So what I did was write code to measure the position and brightness of Callisto over the course of the observing "night" (which was only over the couse of 20 minutes, 24 seconds).
Knowing the position of Callisto and the position of Jupiter, I can also compute the distance between them, which is shown in this first plot:
Separation (in pixels) between Callisto & Jupiter |
(One thing I'll be doing on the next clear night is imaging a number of known visual binary stars to get a value of the pixel scale and field of view)
The next plot shows the photometry for Callisto over the same set of images and over the same timescale.

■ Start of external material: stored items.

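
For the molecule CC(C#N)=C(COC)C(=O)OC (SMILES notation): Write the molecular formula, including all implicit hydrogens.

C8H11NO3

Walk through each heavy atom and fill implicit hydrogens from standard valence (C 4, N 3, O 2, S 2, halogen 1):
  atom 1: C, bond orders sum to 1 (valence 4) → 3 H
  atom 2: C, bond orders sum to 4 (valence 4) → 0 H
  atom 3: C, bond orders sum to 4 (valence 4) → 0 H
  atom 4: N, bond orders sum to 3 (valence 3) → 0 H
  atom 5: C, bond orders sum to 4 (valence 4) → 0 H
  atom 6: C, bond orders sum to 2 (valence 4) → 2 H
  atom 7: O, bond orders sum to 2 (valence 2) → 0 H
  atom 8: C, bond orders sum to 1 (valence 4) → 3 H
  atom 9: C, bond orders sum to 4 (valence 4) → 0 H
  atom 10: O, bond orders sum to 2 (valence 2) → 0 H
  atom 11: O, bond orders sum to 2 (valence 2) → 0 H
  atom 12: C, bond orders sum to 1 (valence 4) → 3 H
Totals → C:8, H:11, N:1, O:3.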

I'm using aperture photometry with this and at the moment I'm using a 9x9 box centered on the computed centroid of the target. My aperture photometry computation will improve as I write better code (I eventually want fractional-pixel circular photometry). Here's the plot:
Dark-subtracted aperture photometry of Callisto |
Again, I haven't done a numerical analysis of the photometric scatter, but it's on the order of 500 counts, which in this case is on the order of 5%. That's not good enough and I'm wondering why there is such a large scatter.
I'm also curious why the values seem to be changing over time. I wouldn't think that Callisto varies by that much (10%!!) over such a short period of time. There were high thin clouds in the area, so that might account for it. It's really hard to tell what's going on here. So at the moment I'll leave this and hope that I can better understand what's going on with more data.